Lo strabismo e le sue diverse forme

Lo strabismo è un disturbo della vista caratterizzato da una deviazione degli assi visivi, il che fa sì che ciascuno dei due occhi punti ad una direzione diversa a causa di un malfunzionamento dei muscoli oculari.

Sebbene nell’immediato non sembra ci siano conseguenza, spesso lo strabismo causa una diversa percezione della profondità.

Affinché ci sia stereopsi, infatti, deve esserci fusione delle immagini e percezione simultanea di entrambi gli occhi.
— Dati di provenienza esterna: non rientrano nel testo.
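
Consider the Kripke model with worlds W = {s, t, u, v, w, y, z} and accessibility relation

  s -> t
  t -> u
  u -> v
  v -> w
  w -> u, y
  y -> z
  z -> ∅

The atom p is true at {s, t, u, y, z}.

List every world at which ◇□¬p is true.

s: successors {t}; □¬p there: t:F. ✗
t: successors {u}; □¬p there: u:T. ✓
u: successors {v}; □¬p there: v:T. ✓
v: successors {w}; □¬p there: w:F. ✗
w: successors {u, y}; □¬p there: u:T, y:F. ✓
y: successors {z}; □¬p there: z:T. ✓
z: no successors, so ◇□¬p fails. ✗

{t, u, w, y}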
Tale deviazione si manifesta quando vi è disparità nel processo di fissazione dei due occhi in convergenza. Esiste una area detta area di Panum, che indica la porzione di spazio in cui vi è tolleranza nel processo di convergenza. Se la disparità di cui sopra è compresa all’interno dell’area di Panum, non vi è deviazione degli assi visivi. Al contrario, invece, quando la disparità sconfina il suddetto spazio, caso in cui si manifesta l’eteroforia (quando lo strabismo è latente) o l’eterotropia (quando lo strabismo è manifesto). In tal caso lo strabismo è percepibile.

Se la deviazione è costante nelle differenti direzioni dello sguardo si parla di strabismo concomitante; se invece la deviazione varia a seconda della direzione dello sguardo si parla di strabismo incomitante.

A seconda della direzione degli assi deviati, inoltre, si può stabilire se si tratta di strabismo convergente (deviazione verso l’interno), strabismo divergente (deviazione verso l’esterno) o strabismo verticale (deviazione verso l’alto o il basso).

Esiste poi una forma di strabismo apparente, detta pseudostrabismo, che si verifica quando il difetto è solo apparente, poiché causata dalle palpebre o dalle orbite.

Vogliamo inoltre menzionare lo strabismo di Venere, espressione che non esiste in oftalmologia e che deriva dalla tradizione popolare che attribuisce a Venere, la dea antica della bellezza, un unico difetto, tra l’altro rappresentato anche da Sandro Botticelli nel suo dipinto La Nascita di Venere, ovvero quello di avere una leggera forma di strabismo divergente che si crede essere più diffusa tra le donne, anche se studi recenti hanno smentito questa disparità statistica.